After that, Washington started asking around to find out whether local activists knew kids were being turned away from schools. She called New Orleans school superintendent Ora Watson and learned that there was a waiting list of people who'd called the Orleans Parish School Board office looking for a place for their kids. Washington got a copy of the list, which was over 200 names long, and started calling the people on it. One family had eight kids, only one of whom was in school. Another, Nicole Manning, was supposed to restart her old job as a cashier at Harrah's casino, but she was worried that she wouldn't be able to because no schools would take her learning-disabled 9-year-old son, Nicholas. Washington sued on behalf of the parents.
Meg Casper, director of communications for the Louisiana Department of Education, refuses to discuss the lawsuit directly. However, she insists that her office spent the weekend calling the names on the waiting list and that only 14 of them had been unable to find school placement. Since then, she said, "We've placed those 14 students."
Yet at the time Casper spoke, Manning, who was on the list, still hadn't found a school for her son. Someone from the Department of Education had called her, but only to say that they were working on her case. "I'm supposed to be getting a call again, so it's just a waiting process," she said. This week she finally heard back from officials. They'd found a place for her son to start school on Feb. 20.
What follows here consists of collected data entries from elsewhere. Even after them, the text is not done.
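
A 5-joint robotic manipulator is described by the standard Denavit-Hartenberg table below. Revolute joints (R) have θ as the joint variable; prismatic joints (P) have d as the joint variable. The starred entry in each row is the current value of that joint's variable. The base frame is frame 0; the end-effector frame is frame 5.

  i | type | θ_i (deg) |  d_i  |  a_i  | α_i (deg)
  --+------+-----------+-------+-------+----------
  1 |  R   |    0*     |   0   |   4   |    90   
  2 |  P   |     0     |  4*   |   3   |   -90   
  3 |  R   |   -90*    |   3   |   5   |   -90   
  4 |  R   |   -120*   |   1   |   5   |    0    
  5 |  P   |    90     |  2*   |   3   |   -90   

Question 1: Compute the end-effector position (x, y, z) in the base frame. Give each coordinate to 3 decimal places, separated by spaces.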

Meanwhile, other parents are still waiting. A week after Washington filed her suit, United Teachers of New Orleans, the city's teachers union, filed a similar one, asking for a court order to reopen schools and provide free transportation for students. At a press conference in front of Joseph Craig Elementary, a shuttered school in the city's Treme neighborhood, Levene joined union officials and unemployed teachers. As they spoke, a woman driving a red truck noticed the TV cameras and pulled up.
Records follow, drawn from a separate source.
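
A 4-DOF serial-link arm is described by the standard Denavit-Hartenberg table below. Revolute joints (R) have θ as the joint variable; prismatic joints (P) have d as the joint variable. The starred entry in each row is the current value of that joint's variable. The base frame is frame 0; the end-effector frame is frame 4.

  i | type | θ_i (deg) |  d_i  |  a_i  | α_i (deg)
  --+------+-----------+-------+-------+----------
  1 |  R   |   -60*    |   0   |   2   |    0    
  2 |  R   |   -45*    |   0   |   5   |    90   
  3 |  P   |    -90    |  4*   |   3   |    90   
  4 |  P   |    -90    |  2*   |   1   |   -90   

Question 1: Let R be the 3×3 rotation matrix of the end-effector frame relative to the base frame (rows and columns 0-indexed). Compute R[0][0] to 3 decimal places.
End-effector x-axis (col 0 of R) = (0.9659,-0.2588,-0.0000)
R[0][0] = 0.9659

0.966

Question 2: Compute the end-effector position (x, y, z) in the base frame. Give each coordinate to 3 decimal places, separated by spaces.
-2.674 -3.853 -3.000

after link 1: o_1 = (1.0000, -1.7321, 0.0000)
after link 2: o_2 = (-0.2941, -6.5617, 0.0000)
after link 3: o_3 = (-4.1578, -5.5264, -3.0000)
after link 4: o_4 = (-2.6742, -3.8534, -3.0000)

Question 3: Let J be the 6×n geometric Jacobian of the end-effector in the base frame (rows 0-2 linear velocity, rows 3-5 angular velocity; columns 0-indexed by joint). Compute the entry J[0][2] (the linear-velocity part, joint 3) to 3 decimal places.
prismatic axis z_2 = (-0.9659,0.2588,0.0000)
J_v[:, 2] = z_2; J_ω[:, 2] = (0,0,0)
entry J[0][2] = -0.9659

-0.966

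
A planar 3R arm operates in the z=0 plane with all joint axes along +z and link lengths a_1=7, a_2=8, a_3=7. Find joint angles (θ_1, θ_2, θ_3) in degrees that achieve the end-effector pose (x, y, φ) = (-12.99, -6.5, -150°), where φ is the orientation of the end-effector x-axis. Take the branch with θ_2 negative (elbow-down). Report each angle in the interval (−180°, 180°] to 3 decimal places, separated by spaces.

wrist centre = target − a_3·(cos φ, sin φ) = (-6.9278, -3.0000)
cos θ_2 = (56.9947−7²−8²)/(2·7·8) = -0.5000; θ_2 = -120.0031° (elbow-down)
β = atan2(-3.0000,-6.9278) = -156.5856°; ψ = atan2(-6.9280,2.9996) = -66.5887°
θ_1 = β − ψ = -89.9969°
θ_3 = φ − θ_1 − θ_2 = 60.0000° (wrapped to (-180°,180°])

-89.997 -120.003 60.000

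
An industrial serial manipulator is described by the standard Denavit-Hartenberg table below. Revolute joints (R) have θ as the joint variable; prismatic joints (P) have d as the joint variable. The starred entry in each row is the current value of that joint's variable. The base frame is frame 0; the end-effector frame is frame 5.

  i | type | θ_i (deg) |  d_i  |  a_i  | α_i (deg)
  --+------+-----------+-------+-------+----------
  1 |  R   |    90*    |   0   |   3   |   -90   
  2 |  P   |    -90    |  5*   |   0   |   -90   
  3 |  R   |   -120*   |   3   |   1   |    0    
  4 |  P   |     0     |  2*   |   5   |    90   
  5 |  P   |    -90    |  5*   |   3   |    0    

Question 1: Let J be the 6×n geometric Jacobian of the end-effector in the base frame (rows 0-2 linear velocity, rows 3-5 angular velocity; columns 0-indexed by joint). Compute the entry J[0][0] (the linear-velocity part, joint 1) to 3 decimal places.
-5.000

axis z_0 = ẑ; lever o_n−o_0 = (-7.6962,5.0000,-7.3301)
cross product → J_v[:, 0] = (-5.0000,-7.6962,0.0000)
J_ω[:, 0] = z_0
entry J[0][0] = -5.0000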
"Please open some more Orleans Parish schools!" she shouted. Her name was Angela Ratliff, and when she pulled over, she explained that her two daughters, Raven and Letika -- both in the truck -- had been in middle school at the well-regarded Capdau, which was a charter school even before Katrina. She returned to New Orleans on Dec. 29, but when she tried to re-enroll her daughters, the school was full and they were turned away.
Ratliff said she was on her way to put her daughters on a waiting list for two public schools that were supposed to be opening later in the month. Until she enrolls them, she said, "I can't work. It's not like my family's here to help me baby-sit. Now I'm riding around with two girls because they have nowhere to go to school."